It is uncertain whether the addition of biphasic insulin analogues to oral antidiabetic drugs (OADs) is as effective and safe as basal insulin in patients with type 2 diabetes mellitus (T2DM). We performed a systematic review to compare glycaemic control and selected clinical outcomes in T2DM patients inadequately controlled with OADs whose treatment was intensified by adding biphasic insulin aspart (BIAsp 30) or insulin glargine (IGlar).

The analysis included randomised controlled trials (RCTs) identified by a systematic literature search in medical databases (MEDLINE, EMBASE, The Cochrane Library and other sources) up to March 2013. Studies met the inclusion criteria if they compared BIAsp 30 vs. IGlar added to at least one OAD in T2DM patients. Trials applying different OADs in both treatment arms were also included. Results were presented as weighted mean difference (WMD) or odds ratio (OR) with a 95% confidence interval (CI).

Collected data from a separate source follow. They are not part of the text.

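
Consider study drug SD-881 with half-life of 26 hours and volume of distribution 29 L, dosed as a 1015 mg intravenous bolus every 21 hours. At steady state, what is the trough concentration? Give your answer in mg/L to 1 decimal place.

Over one 21-h interval, 21/26 ≈ 0.80769 half-lives elapse, leaving f ≈ 0.5713 of each dose.
Each bolus raises the concentration by D/Vd = 1015/29 ≈ 35.000 mg/L.
Steady-state trough Cmin,ss = C₀·f/(1−f) ≈ 35.000 × 0.5713/0.4287 ≈ 46.642 mg/L.

46.6 mg/L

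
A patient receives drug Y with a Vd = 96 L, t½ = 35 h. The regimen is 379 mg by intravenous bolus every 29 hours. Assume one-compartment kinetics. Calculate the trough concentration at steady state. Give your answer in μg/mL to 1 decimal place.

Over one 29-h interval, 29/35 ≈ 0.82857 half-lives elapse, leaving f ≈ 0.5631 of each dose.
At steady state, accumulation factor R = 1/(1 − e^(−kτ)) ≈ 2.2889.
Single-dose peak C₀ = D/Vd = 379/96 ≈ 3.948 μg/mL.
Steady-state peak Cmax,ss = C₀·R ≈ 3.948 × 2.2889 ≈ 9.037 μg/mL.
One interval later, Cmin,ss = Cmax,ss·e^(−kτ) ≈ 9.037 × 0.5631 ≈ 5.089 μg/mL.

5.1 μg/mL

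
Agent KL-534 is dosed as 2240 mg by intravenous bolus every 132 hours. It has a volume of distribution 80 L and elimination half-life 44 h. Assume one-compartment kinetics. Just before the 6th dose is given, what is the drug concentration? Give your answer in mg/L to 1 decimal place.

4.0 mg/L

f = (1/2)^(τ/t½) = (1/2)^(132/44) ≈ 0.1250.
C₀ = D/Vd = 2240/80 ≈ 28.000 mg/L.
Before the 6th dose, 5 doses have been given. Superposition: Cmin = C₀·(f + f² + … + f^5).
≈ 28.000 × (0.1250 + 0.0156 + 0.0020 + 0.0002 + 0.0000) ≈ 28.000 × 0.1428 ≈ 3.998 mg/L.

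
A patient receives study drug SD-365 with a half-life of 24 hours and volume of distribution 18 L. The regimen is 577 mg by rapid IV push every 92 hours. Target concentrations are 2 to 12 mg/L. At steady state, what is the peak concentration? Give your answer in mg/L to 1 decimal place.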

Five trials, including a total number of 1758 patients followed up from 24 to 28 weeks, were identified. Quantitative synthesis demonstrated that BIAsp 30 reduced HbA1c level more efficiently than IGlar [5 RCTs; WMD (95% CI): -0.21% (-0.35%, -0.08%)]. Differences were observed in favour of BIAsp for lower mean prandial glucose increment [3 RCTs; WMD (95% CI): -14.70 mg/dl (-20.09, -9.31)]; no difference was observed for fasting plasma glucose [3 RCTs; WMD (95% CI): 7.09 mg/dl (-15.76, 29.94)]. We found no evidence for higher risk of overall [2 RCTs; 63% vs. 51%; OR = 1.77 (0.91; 3.44)] and severe hypoglycaemic episodes [4 RCTs; 0.98% vs. 1.12%; OR (95% CI) = 0.88 (0.31, 2.53)] in the BIAsp 30 group as compared with IGlar group. Twice-daily administration of BIAsp 30 resulted in larger weight gain [2 RCTs; WMD (95% CI) = 1.78 kg (1.04; 2.52)].

BIAsp 30 added to OAD therapy results in a better glycaemic control as compared with IGlar in T2DM patients. BIAsp 30 use is associated with slightly larger weight gain but no rise in risk of severe hypoglycaemic episodes.